Per questo fatto si è discusso e se ne discute ancora molto a livello mondiale, vi è senz'altro noto delle accuse a gruppi Hard Rock /Heavy ecc. che si ritiene incitino al suicidio o cose simili... un mio parere personale in proposito è che purtroppo esistono molte persone che sono prive di una propria personalità e che si lasciano influenzare troppo da certi discorsi, certi messaggi, o certi testi di canzoni, quindi anche una sola vita che si spegne per qualcosa che io possa aver detto o fatto è, oltre ad un fatto deplorevole che mi segnerebbe per tutta la vita, un modo sbagliato di lottare contro delle ingiustizie, delle situazioni; vuol dire che sto sbagliando io perché non ho ottenuto ciò che volevo, bensì l'opposto perché mi si rivolterebbe tutto contro. Devo quindi fare in modo di non aggredire una situazione ma invece devo circuirla, devo proporne l'alternativa, se scrivo un brano dove sono circondato da un buio opprimente o dalla violenza è perché queste cose sono dentro di me, e se tutti ascoltano il mio pezzo peggiorerei la situazione circondandomi da altre persone vuote, sempre più deboli e andrebbe a sparire la speranza di cambiare qualcosa.

Per questo, se sono stressato, cerco di ascoltare musica rilassante; se sono cupo e arrabbiato cercherò di ascoltare musica allegra e vivace... la musica ha un potere di coinvolgimento con cui non bisognerebbe scherzare; per esempio a me non piacciono i ritmi "do brasil", non mi sognerei mai di comperare un disco simile, però immancabilmente mi ritrovo a tamburellarne il tempo con il piede o con le mani quando vengono trasmessi alla radio!

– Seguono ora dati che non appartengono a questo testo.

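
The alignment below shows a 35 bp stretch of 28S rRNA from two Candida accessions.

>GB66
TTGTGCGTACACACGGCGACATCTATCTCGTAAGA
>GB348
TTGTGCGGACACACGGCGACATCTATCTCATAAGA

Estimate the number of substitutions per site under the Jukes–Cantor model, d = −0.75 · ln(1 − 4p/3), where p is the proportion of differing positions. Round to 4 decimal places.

Differing sites — 8:T/G; 30:G/A.
p = 2/35 = 0.057143.
d = −0.75 · ln(1 − (4/3)·0.057143) = −0.75 · ln(0.923809) = −0.75 · (-0.079250) = 0.0594.

0.0594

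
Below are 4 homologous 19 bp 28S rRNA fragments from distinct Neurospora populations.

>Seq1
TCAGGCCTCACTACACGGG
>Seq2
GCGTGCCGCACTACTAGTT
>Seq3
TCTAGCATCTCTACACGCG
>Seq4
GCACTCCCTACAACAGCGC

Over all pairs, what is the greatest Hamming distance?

Pairwise Hamming distances:
  Seq1 vs Seq2: 8
  Seq1 vs Seq3: 5
  Seq1 vs Seq4: 9
  Seq2 vs Seq3: 10
  Seq2 vs Seq4: 11
  Seq3 vs Seq4: 13
The largest is 13, between Seq3 and Seq4.

13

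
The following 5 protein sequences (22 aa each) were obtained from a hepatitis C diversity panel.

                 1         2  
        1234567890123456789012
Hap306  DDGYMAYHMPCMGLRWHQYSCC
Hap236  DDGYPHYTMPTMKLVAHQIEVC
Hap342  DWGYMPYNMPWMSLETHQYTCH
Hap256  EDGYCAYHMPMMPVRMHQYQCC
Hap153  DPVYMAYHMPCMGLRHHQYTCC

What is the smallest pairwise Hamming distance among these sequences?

Pairwise Hamming distances:
  Hap306 vs Hap236: 10
  Hap306 vs Hap342: 9
  Hap306 vs Hap256: 7
  Hap306 vs Hap153: 4
  Hap236 vs Hap342: 12
  Hap236 vs Hap256: 12
  Hap236 vs Hap153: 12
  Hap342 vs Hap256: 12
  Hap342 vs Hap153: 9
  Hap256 vs Hap153: 9
The smallest is 4, between Hap306 and Hap153.

4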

Non trovate che potrei anche ritenere questo fatto una forma di violenza sulla mia volontà?

Non serve dire che il mondo è cattivo se continuo a punzecchiarlo, la logica mi dice che devo dimostrargli che esistono altre possibilità, poi, forse, cambia! Nessuno ci impone di creare un brano musicale o di suonarlo in un modo o nell'altro... rendiamoci conto che però noi diamo qualcosa a chi lo ascolta e, purtroppo, di violenze ce ne vengono già date fin troppe e da tutte le parti.

Se dovessi ricevere una cassetta dove qualcuno canta in modo convincente che nessuno capisce cos'è la musica, che c'è la corruzione nel mondo discografico, direi "Ha ragione", butterei la cassetta nella pattumiera e me ne andrei a vivere in un bosco da eremita .... Se invece con la stessa base musicale viene descritta la bellezza di quest'arte mi sentirei realizzato e valuterei il tutto sotto un altro aspetto.

Quindi evitate che chi vi ascolta si senta un verme, un debosciato, una nullità, dategli una possibilità di sopravvivenza. I veri vermi vanno semplicemente evitati, non posti al centro dell'attenzione.

Questo settimo punto quindi lo posso riassumere con una frase, rubata in un certo senso al fu presidente Kennedy:

Non chiedetevi cosa può fare la musica per voi ma chiedetevi cosa potete fare voi per la musica!